It was the middle of the afternoon when I broke my porcelain ramen bowl. It slipped out of my hands and the thing shattered. I was in tears sitting on the kitchen floor, collecting each piece to throw in the garbage bin.
The accident happened when I was washing the bowl. I was about to grab the dish towel from the stove and the slippery porcelain fell out of my fingers. I’ve been clumsier the past few years because I have been on a medication with that side effect (along with significant weight gain). The clumsiness has been a source of frustration for me often, like the time I broke down in tears one night because I dropped my car keys under the driver’s seat.
So, what does one do when they break their favorite bowl? Well, I texted a few people lamenting the loss. One text was to a man I’d had a romantic relationship with for the previous nine months. Despite being thousands of miles apart most of the time, we kept up consistent phone communication. As per usual, I hopefully imagined what our future would be like. We’d marry, have babies and live happily ever after.
I texted him to tell him I broke my bowl: “Ughhhhhh, I broke my porcelain ramen bowl.”
He teased me for having a “first-world problem” and asked how I broke it.
I said it slipped from my hands. My medication makes me clumsy.
He asked me what medication I was on again. (We had discussed in passing once that I took medication to treat my anxiety.)
Zyprexa, I told him. And I explained the side effects.
“Oh yea, that’s like an antidepressant, right?”

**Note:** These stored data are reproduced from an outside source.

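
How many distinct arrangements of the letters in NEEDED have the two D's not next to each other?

40

Total arrangements of NEEDED: 6!/(3!·2!) = 60.
If the two D's are adjacent, glue them into one block, leaving 5 items to arrange: (5)!/(3!) = 20 ways.
Subtracting, 60 − 20 = 40 arrangements keep the D's apart.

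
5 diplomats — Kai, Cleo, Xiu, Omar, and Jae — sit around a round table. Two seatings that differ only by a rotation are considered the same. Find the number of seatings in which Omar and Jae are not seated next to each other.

12

All circular seatings of 5 people number (4)! = 24.
Those with Omar next to Jae: fuse the pair into one unit and seat 4 units around a circle — 2·(3)! = 12.
Subtracting, 24 − 12 = 12.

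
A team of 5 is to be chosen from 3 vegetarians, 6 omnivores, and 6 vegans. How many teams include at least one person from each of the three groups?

With no constraint there are C(15,5) = 3003 possible selections.
Subtract selections that omit an entire group: no vegetarians → C(12,5) = 792; no omnivores → C(9,5) = 126; no vegans → C(9,5) = 126.
Add back selections omitting two groups (i.e. drawn from a single group): C(3,5) + C(6,5) + C(6,5) = 12.
By inclusion–exclusion: 3003 − 1044 + 12 = 1971.

1971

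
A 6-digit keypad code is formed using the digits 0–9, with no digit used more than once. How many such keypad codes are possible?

151200

This is a permutation of 6 out of 10: P(10,6) = 10!/4!.
10 × 9 × 8 × 7 × 6 × 5 = 151200.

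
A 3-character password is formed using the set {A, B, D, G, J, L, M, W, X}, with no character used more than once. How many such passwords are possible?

504

Choose and order 3 of the 9 symbols: the first character has 9 options, the next 8, then 7.
That product is 9 × 8 × 7 = 504.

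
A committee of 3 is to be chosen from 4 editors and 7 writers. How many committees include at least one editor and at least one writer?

126

With no constraint there are C(11,3) = 165 possible selections.
Subtract selections that omit an entire group: no editors → C(7,3) = 35; no writers → C(4,3) = 4.
Both groups omitted at once is impossible, so 165 − 39 = 126.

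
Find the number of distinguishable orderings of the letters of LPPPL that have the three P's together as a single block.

3

Treat the 3 copies of P as a single block. The multiset to arrange is then {PPP, L, L}, 3 items in all.
That gives (3)!/(2!) = 3 arrangements.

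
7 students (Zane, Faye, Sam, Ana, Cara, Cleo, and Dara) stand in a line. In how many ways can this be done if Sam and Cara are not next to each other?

3600

Of the 7! = 5040 arrangements, those with Sam and Cara adjacent number 2 × 6! = 1440 (treat the pair as a block with 2 internal orders).
Complementary counting: 5040 − 1440 = 3600.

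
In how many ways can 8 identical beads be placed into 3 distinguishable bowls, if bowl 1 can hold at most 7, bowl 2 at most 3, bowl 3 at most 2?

11

Ignoring the caps, the number of non-negative solutions to x_1+…+x_3 = 8 is C(10,2) = 45.
Subtract solutions that violate a single cap (substitute x_i' = x_i − (cap_i+1)): x_1 ≥ 8 gives C(2,2) = 1; x_2 ≥ 4 gives C(6,2) = 15; x_3 ≥ 3 gives C(7,2) = 21. Together 37.
Add back pairs where two caps are both exceeded: 0 + 0 + 3 = 3.
By inclusion–exclusion the count is 45 − 37 + 3 = 11.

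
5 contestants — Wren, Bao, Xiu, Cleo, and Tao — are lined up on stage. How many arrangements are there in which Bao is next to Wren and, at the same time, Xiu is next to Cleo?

Treat {Bao,Wren} as one block (2 orders) and {Xiu,Cleo} as another (2 orders).
That leaves 3 units to arrange: 2 × 2 × 3! = 4 × 6 = 24.

24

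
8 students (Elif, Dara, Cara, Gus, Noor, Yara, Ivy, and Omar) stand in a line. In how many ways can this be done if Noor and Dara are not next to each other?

30240

There are 8! = 40320 arrangements in all. If Noor and Dara are adjacent, merging them into one block gives 2·(7)! = 10080 arrangements.
Complementary counting: 40320 − 10080 = 30240.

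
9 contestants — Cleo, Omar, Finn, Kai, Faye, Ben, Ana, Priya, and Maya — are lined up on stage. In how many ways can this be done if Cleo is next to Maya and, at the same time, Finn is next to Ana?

Treat {Cleo,Maya} as one block (2 orders) and {Finn,Ana} as another (2 orders).
That leaves 7 units to arrange: 2 × 2 × 7! = 4 × 5040 = 20160.

20160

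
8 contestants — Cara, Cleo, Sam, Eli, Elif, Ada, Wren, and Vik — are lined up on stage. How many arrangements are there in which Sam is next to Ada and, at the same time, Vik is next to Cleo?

2880

Treat {Sam,Ada} as one block (2 orders) and {Vik,Cleo} as another (2 orders).
That leaves 6 units to arrange: 2 × 2 × 6! = 4 × 720 = 2880.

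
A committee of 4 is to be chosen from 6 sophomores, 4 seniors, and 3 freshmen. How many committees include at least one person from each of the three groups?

Total 4-person selections from all 13: C(13,4) = 715.
Subtract selections that omit an entire group: no sophomores → C(7,4) = 35; no seniors → C(9,4) = 126; no freshmen → C(10,4) = 210.
Add back selections omitting two groups (i.e. drawn from a single group): C(6,4) + C(4,4) + C(3,4) = 16.
By inclusion–exclusion: 715 − 371 + 16 = 360.

360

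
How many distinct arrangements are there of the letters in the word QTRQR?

The 5 letters of QTRQR have repeats: Q appearing twice and R appearing twice.
So there are 5! / (2!·2!) = 30 distinguishable arrangements.

30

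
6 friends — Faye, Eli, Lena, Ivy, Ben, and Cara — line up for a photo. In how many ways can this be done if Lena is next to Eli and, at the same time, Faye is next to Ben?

96

Treat {Lena,Eli} as one block (2 orders) and {Faye,Ben} as another (2 orders).
That leaves 4 units to arrange: 2 × 2 × 4! = 4 × 24 = 96.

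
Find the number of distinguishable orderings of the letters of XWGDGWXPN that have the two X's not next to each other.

35280

Total arrangements of XWGDGWXPN: 9!/(2!·2!·2!) = 45360.
If the two X's are adjacent, glue them into one block, leaving 8 items to arrange: (8)!/(2!·2!) = 10080 ways.
Hence 45360 − 10080 = 35280.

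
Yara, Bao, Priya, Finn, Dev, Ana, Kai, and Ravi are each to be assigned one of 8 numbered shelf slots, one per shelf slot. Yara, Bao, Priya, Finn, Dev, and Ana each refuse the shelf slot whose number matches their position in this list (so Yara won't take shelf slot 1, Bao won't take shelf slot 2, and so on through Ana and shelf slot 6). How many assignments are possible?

Let Aᵢ (for 1 ≤ i ≤ 6) be the placements that put person i in their forbidden shelf slot. Any j of these fix j positions, leaving (8−j)! ways to fill the rest, and there are C(6,j) ways to pick which j.
By inclusion–exclusion, the number of valid placements is Σ_{j=0}^{6} (−1)^j C(6,j)·(8−j)!.
Computing: 40320 − 30240 + 10800 − 2400 + 360 − 36 + 2 = 18806.

18806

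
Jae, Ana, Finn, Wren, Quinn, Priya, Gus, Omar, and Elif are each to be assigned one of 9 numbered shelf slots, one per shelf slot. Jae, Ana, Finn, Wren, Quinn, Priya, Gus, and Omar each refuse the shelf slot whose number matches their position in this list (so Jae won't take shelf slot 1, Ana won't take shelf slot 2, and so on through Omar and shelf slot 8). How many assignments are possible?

148329

Let Aᵢ (for 1 ≤ i ≤ 8) be the placements that put person i in their forbidden shelf slot. Any j of these fix j positions, leaving (9−j)! ways to fill the rest, and there are C(8,j) ways to pick which j.
By inclusion–exclusion, the number of valid placements is Σ_{j=0}^{8} (−1)^j C(8,j)·(9−j)!.
Computing: 362880 − 322560 + 141120 − 40320 + 8400 − 1344 + 168 − 16 + 1 = 148329.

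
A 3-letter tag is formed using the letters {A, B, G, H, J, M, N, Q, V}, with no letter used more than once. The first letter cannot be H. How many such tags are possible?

448

The first letter has 9−1 = 8 choices (anything except H).
The remaining 2 letters are filled from the other 8 symbols without repetition: 8 × 7 = 56.
Total: 8 × 56 = 448.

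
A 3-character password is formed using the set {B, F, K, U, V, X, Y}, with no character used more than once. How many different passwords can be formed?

210

Choose and order 3 of the 7 symbols: the first character has 7 options, the next 6, then 5.
7 × 6 × 5 = 210.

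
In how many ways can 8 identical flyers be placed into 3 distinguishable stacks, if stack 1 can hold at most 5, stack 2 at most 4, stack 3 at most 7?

Ignoring the caps, the number of non-negative solutions to x_1+…+x_3 = 8 is C(10,2) = 45.
Subtract solutions that violate a single cap (substitute x_i' = x_i − (cap_i+1)): x_1 ≥ 6 gives C(4,2) = 6; x_2 ≥ 5 gives C(5,2) = 10; x_3 ≥ 8 gives C(2,2) = 1. Together 17.
No two caps can be exceeded simultaneously, so the pair terms are all 0.
By inclusion–exclusion the count is 45 − 17 + 0 = 28.

28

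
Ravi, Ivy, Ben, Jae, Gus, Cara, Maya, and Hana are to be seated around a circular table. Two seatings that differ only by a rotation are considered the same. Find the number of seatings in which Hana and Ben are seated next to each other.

1440

Treat {Hana, Ben} as one unit (2 internal orders) and seat the resulting 7 units around the table: (6)! circular arrangements.
So 2 × (6)! = 2 × 720 = 1440.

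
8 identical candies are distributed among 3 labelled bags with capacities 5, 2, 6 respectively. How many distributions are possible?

15

By stars and bars, unrestricted non-negative solutions to x_1+…+x_3 = 8 number C(8+2,2) = 45.
Subtract solutions that violate a single cap (substitute x_i' = x_i − (cap_i+1)): x_1 ≥ 6 gives C(4,2) = 6; x_2 ≥ 3 gives C(7,2) = 21; x_3 ≥ 7 gives C(3,2) = 3. Together 30.
No two caps can be exceeded simultaneously, so the pair terms are all 0.
By inclusion–exclusion the count is 45 − 30 + 0 = 15.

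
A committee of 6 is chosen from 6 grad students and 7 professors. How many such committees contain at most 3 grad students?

Split by how many grad students are chosen (0 through 3).
Sum: C(6,0)·C(7,6) + C(6,1)·C(7,5) + C(6,2)·C(7,4) + C(6,3)·C(7,3) = 7 + 126 + 525 + 700 = 1358.

1358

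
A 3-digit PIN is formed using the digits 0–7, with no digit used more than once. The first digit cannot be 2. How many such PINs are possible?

The first digit has 8−1 = 7 choices (anything except 2).
The remaining 2 digits are filled from the other 7 symbols without repetition: 7 × 6 = 42.
Total: 7 × 42 = 294.

294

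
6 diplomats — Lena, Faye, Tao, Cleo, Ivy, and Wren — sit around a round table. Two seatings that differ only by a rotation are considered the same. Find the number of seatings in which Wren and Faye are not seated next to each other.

72

Without the restriction there are (5)! = 120 seatings.
Seatings with Wren beside Faye: treat them as a block with 2 internal orders, giving 2 × (4)! = 48.
Subtracting, 120 − 48 = 72.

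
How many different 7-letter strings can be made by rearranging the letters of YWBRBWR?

YWBRBWR has 7 letters with B appearing twice, R appearing twice, and W appearing twice.
So there are 7! / (2!·2!·2!) = 630 distinguishable arrangements.

630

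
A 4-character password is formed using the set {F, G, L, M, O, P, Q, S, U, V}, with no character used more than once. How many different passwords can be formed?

5040

With no repetition, fill the 4 characters in order: 10 choices, then 9, down to 7.
That product is 10 × 9 × 8 × 7 = 5040.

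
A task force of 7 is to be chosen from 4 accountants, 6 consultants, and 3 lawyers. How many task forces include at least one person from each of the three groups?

1559

Total 7-person selections from all 13: C(13,7) = 1716.
Subtract selections that omit an entire group: no accountants → C(9,7) = 36; no consultants → C(7,7) = 1; no lawyers → C(10,7) = 120.
Add back selections omitting two groups (i.e. drawn from a single group): C(4,7) + C(6,7) + C(3,7) = 0.
By inclusion–exclusion: 1716 − 157 + 0 = 1559.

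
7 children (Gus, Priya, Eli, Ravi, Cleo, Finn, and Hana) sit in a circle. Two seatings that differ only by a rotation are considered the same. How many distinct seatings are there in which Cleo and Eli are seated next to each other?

Treat {Cleo, Eli} as one unit (2 internal orders) and seat the resulting 6 units around the table: (5)! circular arrangements.
So 2 × (5)! = 2 × 120 = 240.

240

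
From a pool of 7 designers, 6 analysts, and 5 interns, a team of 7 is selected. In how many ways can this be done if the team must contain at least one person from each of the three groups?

With no constraint there are C(18,7) = 31824 possible selections.
Subtract selections that omit an entire group: no designers → C(11,7) = 330; no analysts → C(12,7) = 792; no interns → C(13,7) = 1716.
Add back selections omitting two groups (i.e. drawn from a single group): C(7,7) + C(6,7) + C(5,7) = 1.
By inclusion–exclusion: 31824 − 2838 + 1 = 28987.

28987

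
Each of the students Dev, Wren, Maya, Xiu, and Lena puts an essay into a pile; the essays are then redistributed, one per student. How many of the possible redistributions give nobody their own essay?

Count assignments avoiding every fixed point. For any j of the 5 students fixed to their own essay, the other 5−j can be arranged in (5−j)! ways.
By inclusion–exclusion this is Σ_{j=0}^{5} (−1)^j C(5,j)·(5−j)!.
Computing: 120 − 120 + 60 − 20 + 5 − 1 = 44.

44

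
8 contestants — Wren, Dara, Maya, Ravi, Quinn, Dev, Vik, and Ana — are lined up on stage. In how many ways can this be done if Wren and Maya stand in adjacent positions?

Treat {Wren, Maya} as a single unit. There are 7 units to order, and the pair itself can be ordered 2 ways.
That gives 2 × 7! = 2 × 5040 = 10080.

10080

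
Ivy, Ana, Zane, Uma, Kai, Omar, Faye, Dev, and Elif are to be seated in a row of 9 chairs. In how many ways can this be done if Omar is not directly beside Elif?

282240

Of the 9! = 362880 arrangements, those with Omar and Elif adjacent number 2 × 8! = 80640 (treat the pair as a block with 2 internal orders).
Complementary counting: 362880 − 80640 = 282240.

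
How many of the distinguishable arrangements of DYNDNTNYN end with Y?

With the last slot taken by Y, it remains to arrange the other 8 letters (DNDNTNYN).
Those 8 letters have D appearing twice and N appearing 4 times, giving (8)!/(4!·2!) = 840.

840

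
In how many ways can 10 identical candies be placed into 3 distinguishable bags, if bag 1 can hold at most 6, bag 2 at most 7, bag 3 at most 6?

40

By stars and bars, unrestricted non-negative solutions to x_1+…+x_3 = 10 number C(10+2,2) = 66.
Subtract solutions that violate a single cap (substitute x_i' = x_i − (cap_i+1)): x_1 ≥ 7 gives C(5,2) = 10; x_2 ≥ 8 gives C(4,2) = 6; x_3 ≥ 7 gives C(5,2) = 10. Together 26.
No two caps can be exceeded simultaneously, so the pair terms are all 0.
By inclusion–exclusion the count is 66 − 26 + 0 = 40.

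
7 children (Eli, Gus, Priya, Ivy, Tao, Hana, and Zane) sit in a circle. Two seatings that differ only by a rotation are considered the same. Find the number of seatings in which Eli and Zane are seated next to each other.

240

Treat {Eli, Zane} as one unit (2 internal orders) and seat the resulting 6 units around the table: (5)! circular arrangements.
So 2 × (5)! = 2 × 120 = 240.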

I proceeded to hesitantly tell him that it was an atypical antipsychotic, that I had been on it for four and a half years, and this was the drug that provided the most benefit to me with the least bit of side effects. For me, I was relieved in part that I finally had an opportunity to talk about this topic with him. My mental health is an important challenge that I’ve had to overcome, and it’s something I wanted to share with my partner.
He texted back that he found it very alarming. That this was a huge red flag. He did not know if he could date someone who was on a drug like that. He said that fresh air, exercise and a daily routine were all I needed. He also said he would never take a drug like that.
I flashed back to my last serious relationship with a man who criticized me for taking medication. I actually stopped taking them to please him. Things got bad, and I ended up in the hospital. This was now the second romantic relationship where I’ve had to confront the stigma of mental illness. And honestly, it roused a sense of fear inside me that I might never find love.
When I asked him why it was such a huge red flag to him, he said, “It’s called an antipsychotic. If that’s not a red flag, I don’t know what is.”
I can’t say I blame him for it. Antipsychotic does sound kind of scary.
He said he had to shower and that we’d talk later. I waited three hours for a call.
When he didn’t call, I sent a message: “Did you want to talk tonight?”
His response was radio silence.
He didn’t even want or care to understand this aspect of my life. It was especially frustrating because I felt like I was patient with him through the trials of a long-distance relationship and some of his own character flaws.
The next day, I wanted to have a salad for lunch. In place of my porcelain ramen bowl, I reached to the top shelf in my kitchen and pulled down the stack of mixing bowls. As I reached, suddenly they all came toppling down; the biggest mixing bowl of the group broke into multiple pieces.
I found myself on the kitchen floor, in tears, again. I was picking up the shards of the plastic mixing bowl. Two bowls in the span of 24 hours. The first brought about a huge let down. But the second helped me gain clarity on this relationship. This individual was not making the effort to understand my mental illness and the many ways it has impacted my life — from being hospitalized to crying over a broken bowl.
I realized why having this conversation about my mental health in a relationship is important to me. I can’t change who I am or the challenges I’ve had to face. What I can do is choose who and what to accept into my life to make it an environment where I want to live and even thrive. I want to find somebody who can support me through the challenges I’ll face ahead.
I still have hope I’ll meet that person. The broken bowls showed me that my heart is soft enough to break over a porcelain ramen bowl. And when it comes to love, a soft heart is all you really need.
Jennifer B. is a writer who enjoys taking complex topics and simplifying them. She is earning a Master’s degree in science writing. She values self-care, positive affirmations and her overall wellbeing.